Russ Allbery, www.eyrie.org, 30 May 2005

Although I liked the essays aimed directly at analyzing writing the best, the topic almost doesn't matter; Langford can make me laugh out-loud while digressing on almost any subject, hiding wonderful turns of phrase and a delight in language in the middle of the most prosaic of essays.

Ursula Le Guin, letter, May 1997

I am having a lovely time with The Silence of the Langford. I've been working on a little book for people who write but who have not realised that, basically, writing involves being able to read, & I wish I could steal some of your more elegant autopsies of dead prose as awful examples, the way farmers tack up coyote skins on the barn wall....

Tom Easton, Analog, April 1997

In 1992, NESFA published some of his material in a mimeographed chapbook, Let's Hear It for the Deaf Man. Now the same outfit offers us The Silence of the Langford. There's some overlap, but most of the book is newly collected. And it made me howl and snicker and snort, so I suspect it will you, too.

Especially if you enjoy book reviewers who first cosh their targets with lead-weighted baseball bats and then dance prolonged tarantellas on the corpses. The hatchet job done with manic verve, wit, and glee is a great deal of fun to commit as well as to read (except for the target), and I have been known on occasion to commit it (and to enjoy doing so). Perhaps very few books other than L. Ron Hubbard's final abominations really deserve such treatment, a thought that reins me in much more than it does Langford, but a witty hatchet job is still fun.

Ken Brown, Interzone 117, March 1997

The Silence of the Langford is published at $15 by NESFA Press (New England Science Fiction Association, PO Box 809, Framingham, MA 01701-0203, USA) to demonstrate to other people why Dave Langford keeps on winning Hugo awards for fan writing. It contains literally dozens of pieces, all by Langford: talks given at conventions, fan writing, short stories, reviews and criticism, and 12 columns first published in Million, the late sister magazine to Interzone. Almost all of it is funny; almost all of it is interesting; some of it is true. Much of it may be all three at once. You already know that because you read Dave's "Ansible Link" column which appears every month in IZ. (One of the older pieces in the book is a short obituary to mark the original Ansible's supposed final issue in 1987.)

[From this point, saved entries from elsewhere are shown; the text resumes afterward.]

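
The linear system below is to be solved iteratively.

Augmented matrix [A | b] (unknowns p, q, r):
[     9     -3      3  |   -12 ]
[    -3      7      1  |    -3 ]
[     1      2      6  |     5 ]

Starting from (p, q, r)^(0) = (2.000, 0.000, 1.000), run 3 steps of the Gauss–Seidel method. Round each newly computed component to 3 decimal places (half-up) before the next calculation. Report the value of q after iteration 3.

Iteration 1:
  p = (-12 - (-3)·0.000 - (3)·1.000) / (9) = -1.667
  q = (-3 - (-3)·-1.667 - (1)·1.000) / (7) = -1.286
  r = (5 - (1)·-1.667 - (2)·-1.286) / (6) = 1.540
Iteration 2:
  p = (-12 - (-3)·-1.286 - (3)·1.540) / (9) = -2.275
  q = (-3 - (-3)·-2.275 - (1)·1.540) / (7) = -1.624
  r = (5 - (1)·-2.275 - (2)·-1.624) / (6) = 1.754
Iteration 3:
  p = (-12 - (-3)·-1.624 - (3)·1.754) / (9) = -2.459
  q = (-3 - (-3)·-2.459 - (1)·1.754) / (7) = -1.733
  r = (5 - (1)·-2.459 - (2)·-1.733) / (6) = 1.821

-1.733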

I had a complicated time getting this precious volume out of Brighton – I seem to remember Andy Robertson locking himself into a toilet with the book for 45 minutes, only coming out when I threatened Belloctomy on his bookshelves. And even then I had to re-read most of a Greg Benford novel before he would deliver up the Langford volume. But it was worth it. I would be telling a lie if I said this book was "unputdownable." I had to put it down when I got to the bottom of page three because I was laughing so much I was unable to turn to page four.

Gregory Feeley, Washington Post, 1 September 1996

British writer Dave Langford is the best and funniest sf journalist now working, as well as an extremely good short story writer, whose work is too little known in this country. The Silence of the Langford (NESFA Press, PO Box 809, Framingham, Mass. 01701-0203, $15) goes some way to remedying this, as it gathers a generous sampling of his articles, reviews and speeches, along with several welcome stories. The nonfiction is for a slightly specialized audience – you have to know at least a bit about science fiction to understand why the last volume of Stephen Donaldson's Covenant trilogy "is so deviously complex, the book should have been called 'Tinker, Tailor, Leper, Spy' " – but the stories can be enjoyed by everyone. "Leaks," which has never previously been published in this country, is one of the funniest things I have read in years: It deals with a bibulous British superhero on retainer to an ill-paying state agency, who is cursed with an especially useless superpower.